I will now turn to consider the
second issue relating to the offer letter. The applicant contends that the
offer letter does not entitle the respondent to take the law into his own hands
and occupy the farm without the consent of the applicant or a court order.
What comes to mind is the question
posed by CHIDYAUSIKU CJ in Nyasha Chikafu
v Dodhill (Pvt) Ltd 2 Ors SC 28/09 which is:
“Can unlawful occupation constitutes
a defence to a claim for mandament van
spolie?”
After posing the above question,
CHIDYAUSIKU CJ continued with the following remarks:
“It is quite clear that the
authorities are divergent on this issue. One line of authorities, which
includes judgments of the High Court of Zimbabwe, supports the contention that
unlawful occupation can be a defence; while other authorities that include High
Court of Zimbabwe judgments as well, are to the effect that unlawful occupation
is irrelevant. Given this situation, whichever party lost in the High Court had
prospects of success as its contention is supported by a line of cases.”

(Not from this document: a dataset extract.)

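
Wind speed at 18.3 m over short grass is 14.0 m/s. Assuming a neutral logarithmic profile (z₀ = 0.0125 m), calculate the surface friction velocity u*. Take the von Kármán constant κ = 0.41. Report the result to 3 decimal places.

u* ≈ 0.787 m/s

Log law: V(z) = (u*/κ) · ln(z/z₀) ⇒ u* = κ · V / ln(z/z₀)
u* = 0.41 × 14.0 / ln(18.3/0.0125) = 0.41 × 14.0 / 7.2889
   = 5.7400 / 7.2889 = 0.7875 m/s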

PATEL J in Forrester Estate (Pvt) Ltd, supra
was of the view that the respondent in that matter, who is in the same
situation as the respondent in casu,
had minimal prospects of success. He said the view expressed by CHIDYAUSIKU CJ
in Chikafu supra were made orbisar
and that it cannot be relied upon to overrule the decision of the full bench of
the Supreme Court in Botha & Anor
v Berret 1996 (2) ZLR 73 (S) of 79
which enunciate the traditional requirements for the grant of a spoliation
order.
With the greatest of respect to
PATEL J, I am of the view that the respondents has prospects of success on appeal.
The judgments of this court regarding spoliation have sent divergent views to
litigants. The issue is now before the Supreme Court for the court to make a
pronouncement on the various conflicting judgments of the court. The judgments
which support the respondents position make very good reading. See Konrad Van der Merwe v Nixon Chirinda & 2 Ors HC 3217/07, Top Crop (1976) Pvt Ltd & Anor v Minister
of Lands, Land Reform and Resettlement & Anor HH 74-09 and Andrew Roy Ferera & Anor v Bessie Nhendera HC 3995/08. In view of
that the best approach, in the circumstances, would be to await the Supreme
Court decision which might go either way.
Both parties had made
preparation for 2009/2010 farming season. They are both likely to suffer some
prejudice. In view of my finding regarding prospects of success the balance of
convenience favours that the first respondent remains on the farm pending the
determination of the appeal.
Accordingly, I make the
following order
1.
The
application is dismissed.
2.
The
applicant to pay first respondent's costs.